Mary-Pat Moore

Personal information
- Full name: Mary-Pat Moore
- Born: 24 April 1961 (age 65) Dublin, Ireland
- Batting: Right-handed
- Bowling: Right-arm medium
- Role: All-rounder

International information
- National side: Ireland (1987–1996);
- ODI debut (cap 6): 28 June 1987 v Australia
- Last ODI: 19 July 1996 v New Zealand

Domestic team information
- 1987–1996: Yorkshire

Career statistics
| Competition | WODI | WFC | WLA |
| Matches | 37 | 1 | 84 |
| Runs scored | 854 | 30 | 1,755 |
| Batting average | 25.11 | 15.00 | 29.25 |
| 100s/50s | 1/3 | 0/0 | 2/8 |
| Top score | 114* | 30 | 114* |
| Balls bowled | 760 | 18 | 1,980 |
| Wickets | 13 | 0 | 53 |
| Bowling average | 31.53 | – | 19.71 |
| 5 wickets in innings | 0 | 0 | 0 |
| 10 wickets in match | 0 | 0 | 0 |
| Best bowling | 3/16 | – | 4/1 |
| Catches/stumpings | 5/– | 0/– | 17/– |
- Source: CricketArchive, 21 April 2022

= Mary-Pat Moore =

Irish cricketer (born 1961)

Mary-Pat Moore (born 24 April 1961) is an Irish former cricketer who played as a right-handed batter and right-arm medium bowler.
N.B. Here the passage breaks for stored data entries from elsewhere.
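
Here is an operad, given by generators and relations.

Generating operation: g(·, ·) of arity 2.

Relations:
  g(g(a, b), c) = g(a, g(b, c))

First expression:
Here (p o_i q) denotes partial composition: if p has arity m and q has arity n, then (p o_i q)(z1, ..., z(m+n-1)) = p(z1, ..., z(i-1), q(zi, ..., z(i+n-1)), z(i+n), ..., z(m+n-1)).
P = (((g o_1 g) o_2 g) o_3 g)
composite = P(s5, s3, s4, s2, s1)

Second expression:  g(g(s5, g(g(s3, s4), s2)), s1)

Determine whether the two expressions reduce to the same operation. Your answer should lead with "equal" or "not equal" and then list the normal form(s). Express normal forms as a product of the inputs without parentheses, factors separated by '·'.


equal; both compose to s5 · s3 · s4 · s2 · s1

Normal form of the first expression: s5 · s3 · s4 · s2 · s1
Normal form of the second expression: s5 · s3 · s4 · s2 · s1
Identical normal forms: equal.


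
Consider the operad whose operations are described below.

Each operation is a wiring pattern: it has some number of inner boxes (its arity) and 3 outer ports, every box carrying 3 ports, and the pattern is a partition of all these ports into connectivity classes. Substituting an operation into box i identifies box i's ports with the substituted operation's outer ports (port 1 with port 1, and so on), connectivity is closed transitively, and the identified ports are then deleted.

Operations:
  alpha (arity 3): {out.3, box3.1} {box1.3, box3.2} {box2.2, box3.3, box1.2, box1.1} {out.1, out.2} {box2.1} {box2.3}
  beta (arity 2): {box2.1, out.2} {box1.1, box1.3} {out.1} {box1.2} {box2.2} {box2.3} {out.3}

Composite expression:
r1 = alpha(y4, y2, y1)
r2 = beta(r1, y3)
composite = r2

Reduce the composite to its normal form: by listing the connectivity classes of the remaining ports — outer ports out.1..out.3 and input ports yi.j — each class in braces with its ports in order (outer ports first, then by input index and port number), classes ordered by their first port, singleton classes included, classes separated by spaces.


{out.1} {out.2, y3.1} {out.3} {y1.1} {y1.2, y4.3} {y1.3, y2.2, y4.1, y4.2} {y2.1} {y2.3} {y3.2} {y3.3}


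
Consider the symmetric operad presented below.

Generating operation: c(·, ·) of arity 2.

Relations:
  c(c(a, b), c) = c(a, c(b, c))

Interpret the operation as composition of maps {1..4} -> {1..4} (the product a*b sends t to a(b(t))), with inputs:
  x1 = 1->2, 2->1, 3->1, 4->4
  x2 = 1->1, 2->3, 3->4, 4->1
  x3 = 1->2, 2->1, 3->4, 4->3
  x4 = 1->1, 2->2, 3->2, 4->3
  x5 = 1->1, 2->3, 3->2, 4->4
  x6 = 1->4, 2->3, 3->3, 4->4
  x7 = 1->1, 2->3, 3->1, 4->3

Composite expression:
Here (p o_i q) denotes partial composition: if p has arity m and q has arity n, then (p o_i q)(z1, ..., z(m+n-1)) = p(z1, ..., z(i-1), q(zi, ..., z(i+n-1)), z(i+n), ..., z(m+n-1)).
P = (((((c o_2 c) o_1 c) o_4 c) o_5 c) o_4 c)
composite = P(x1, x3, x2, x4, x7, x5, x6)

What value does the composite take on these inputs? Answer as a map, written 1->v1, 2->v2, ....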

She appeared in 37 One Day Internationals for Ireland between 1987 and 1996. She played domestic cricket for Yorkshire.

Moore captained Ireland between 1983 and 1993, including at the 1988 and 1993 World Cups. Her highest ODI score came in 1995, when she scored 114* against Denmark at the 1995 Women's European Cricket Cup.